Four New Honorary Fellows Elected in 2020

NEWS |

The College’s Governing Body elected four new Honorary Fellows during 2020, in recognition of their distinguished contribution to their own field.  We warmly welcome them all and look forward to their continued engagement with Pembroke in the future.

Dame Lynne Brindley was Master of Pembroke from 2013 to 2020, the first woman to lead the College in its almost 400 year history.  She previously held roles at a number of other British universities, including Aston, LSE, and the University of Leeds, where she was Pro-Vice Chancellor. From 2000 to 2012 Dame Lynne served as Chief Executive of the British Library.  In 2008 she was awarded a DBE for services to education, and in 2015 was elected to an Honorary Fellowship of The British Academy. Dame Lynne’s many other appointments have included membership of the Board of the national media regulator Ofcom and of the Court of Wardens of The Goldsmiths’ Company. 
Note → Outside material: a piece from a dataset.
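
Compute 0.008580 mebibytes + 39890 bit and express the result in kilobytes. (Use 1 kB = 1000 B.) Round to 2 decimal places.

13.98 kilobytes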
Professor Helen Moore (1989, English Language and Literature) is President of Corpus Christi College Oxford.  Having taught at Corpus since 1996, she was elected President in 2018 and is the first woman to hold the post in the College’s 500 year history.  Professor Moore’s research and teaching interests interrogate the boundaries of cultures, periods and disciplines across the medieval and early modern periods of history. Her interdisciplinary research has been outstanding for its revival of interest in long-neglected works, notably the sixteenth-century prose romance Amadis de Gaule, and the seventeenth-century play Guy of Warwick.

Professor Helen Small is the current holder of the Merton Professorship of English Language and Literature at Oxford.  This distinguished post dates back to 1885 and JRR Tolkien is among Professor Small’s five predecessors.  Before taking up the Professorship, Helen was the Jonathan and Julia Aisbitt Fellow in English Literature at Pembroke from 1996 to 2018.  Her commitment to College life included serving as Vicegerent from 2014 to 2016.  Helen’s distinguished career in literature has seen her win the Truman Capote Award for Literary Criticism (for The Long Life, 2007), as well as receiving widespread acclaim for her 2013 book The Value of the Humanities.  She was elected to a Fellowship of the British Academy in 2018.

Professor Chris Whitty (1985, Physiological Sciences) is Chief Medical Officer for England, the UK Government’s Chief Medical Adviser and Chief Scientific Adviser for the Department of Health and Social Care.  His academic career has seen him elected as a Fellow of the Academy of Medical Sciences and Gresham Professor of Physic.  Professor Whitty’s distinguished research in epidemiology has spanned the UK, Africa and Asia, and has led to a succession of eminent public health appointments, including Professor of Public and International Health at the London School of Hygiene & Tropical Medicine and Chief Scientific Adviser at the Department for International Development.